Sabine Dormond excelle dans la nouvelle. Et son nouveau recueil, Le parfum du soupçon, n'apporte pas de démenti au lecteur. Si la dernière des dix nouvelles donne son titre à l'ensemble, le soupçon est le mot-clé de chacune.
Dans Ruban rouge, qui est le symbole de la journée de lutte contre le sida, le véritable auteur d'un livre se voit soupçonné d'en avoir dérobé un exemplaire dans un magasin, après se l'être dédicacé devant son imposteur.
Dans Corde raide, au bout de laquelle pend une pierre, un Kossovar est soupçonné à tort de s'en être servi pour provoquer des accidents de voitures en la balançant depuis un pont au-dessus d'une autoroute. N'a-t-il la gueule de l'emploi d'un terroriste?

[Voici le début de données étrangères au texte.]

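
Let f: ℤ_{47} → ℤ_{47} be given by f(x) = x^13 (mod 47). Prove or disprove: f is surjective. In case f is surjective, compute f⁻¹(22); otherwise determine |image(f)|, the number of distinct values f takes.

Since 47 is prime, the nonzero elements of ℤ_{47} form a cyclic group of order 46.
As gcd(13, 46) = 1, raising to the 13th power is a bijection on this group: if x_1^13 ≡ x_2^13 then (x_1x_2^{−1})^13 = 1, and the only element of order dividing gcd(13, 46) = 1 is 1, so x_1 = x_2.
With f(0) = 0 this makes f injective on all of ℤ_{47}, hence bijective (finite equal-size domain and codomain). In particular f is surjective.
Since f is surjective, we find the preimage of 22. The inverse of x ↦ x^13 on (ℤ_{47})^× is x ↦ x^39, because 13·39 = 507 = 11·46 + 1 ≡ 1 (mod 46) and x^{46} = 1 for x ≠ 0 (Fermat). So f⁻¹(22) = 22^39 mod 47.
Repeated squaring mod 47: 22^1 ≡ 22, 22^2 ≡ 22² = 484 ≡ 14, 22^4 ≡ 14² = 196 ≡ 8, 22^8 ≡ 8² = 64 ≡ 17, 22^16 ≡ 17² = 289 ≡ 7, 22^32 ≡ 7² = 49 ≡ 2. Since 39 = 32 + 4 + 2 + 1, 22^39 ≡ 2·8·14·22: 2·8 = 16, then 16·14 = 224 ≡ 36, then 36·22 = 792 ≡ 40. So 22^39 ≡ 40 (mod 47).
Hence f⁻¹(22) = 40.

40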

Dans Forcenée, une détenue soupçonne ceux qui lui ont offert un vélo, pour qu'elle s'évade dans sa cellule, de s'être moqué d'elle. Sans qu'ils puissent l'imaginer et sans qu'elle s'en doute, contre toute attente, ce cadeau va changer sa vie.
Dans Confitures maison, une citadine découvre dans son jardin, en arrachant une mauvaise herbe, au pied de ses framboisiers, un cahier, journal intime d'une précédente occupante, dans lequel elle parle de la disparition de Zad: elle soupçonne que son cadavre y est enfoui et déterre une tout autre histoire.
Dans Vies parallèles, une femme, qui n'a pourtant pas la main verte, a la main heureuse en mettant en terre un palmier en pot, en piètre état: elle soupçonne ce palmier de lui porter chance, parce qu'elle lui en a donné une et que tout semble désormais lui sourire...
Dans La gueule de l'emploi, un militant à pancarte a donné une pièce, contrairement à ses convictions, à un gueux déguenillé. Quand ce dernier l'attend au pied de son immeuble, il le soupçonne de vouloir lui faire un mauvais sort, d'autant que c'est un réfugié syrien...
Dans Marc d'affection, ledit Marc a trop accaparé son esprit. Elle en vient à le soupçonner d'être nuisible à sa santé. Il lui faut donc l'émiminer, mais cela ne s'avère pas si facile que ça. Son mari, jaloux de ce mâle envahissant, sera plus expéditif...
Dans Bouche à branche, elle se trouve dans une cabane aux murs blancs. Des gens doivent la visiter dans quatre jours. Elle soupçonne qu'après ce sursis tout sera joué pour elle. En attendant, elle a une curieuse relation avec un arbre: elle l'humanise, il l'arborise...
Dans Ensilencement, elle soupçonne son mari de la tromper avec sa meilleure amie, la marraine de leur fille. La recherche d'un bigoudi sous son lit lui en apporte la preuve. Elle tend alors un piège à son mari. Qui y tombe. Il ne lui reste plus qu'à agir...
Dans Le parfum du soupçon, Nathalie fait une chute improbable dans un escalier. On soupçonne un prévenu de l'y avoir poussé. Mais qui se croit désormais tranquille et hors d'atteinte, se fait finalement prendre au mot...
Chacune de ces nouvelles est une tranche de vie de l'époque, avec les préjugés qui la caractérisent et qui induisent en erreur les protagonistes - et le lecteur -, un peu trop soumis à la fragrance de leurs soupçons.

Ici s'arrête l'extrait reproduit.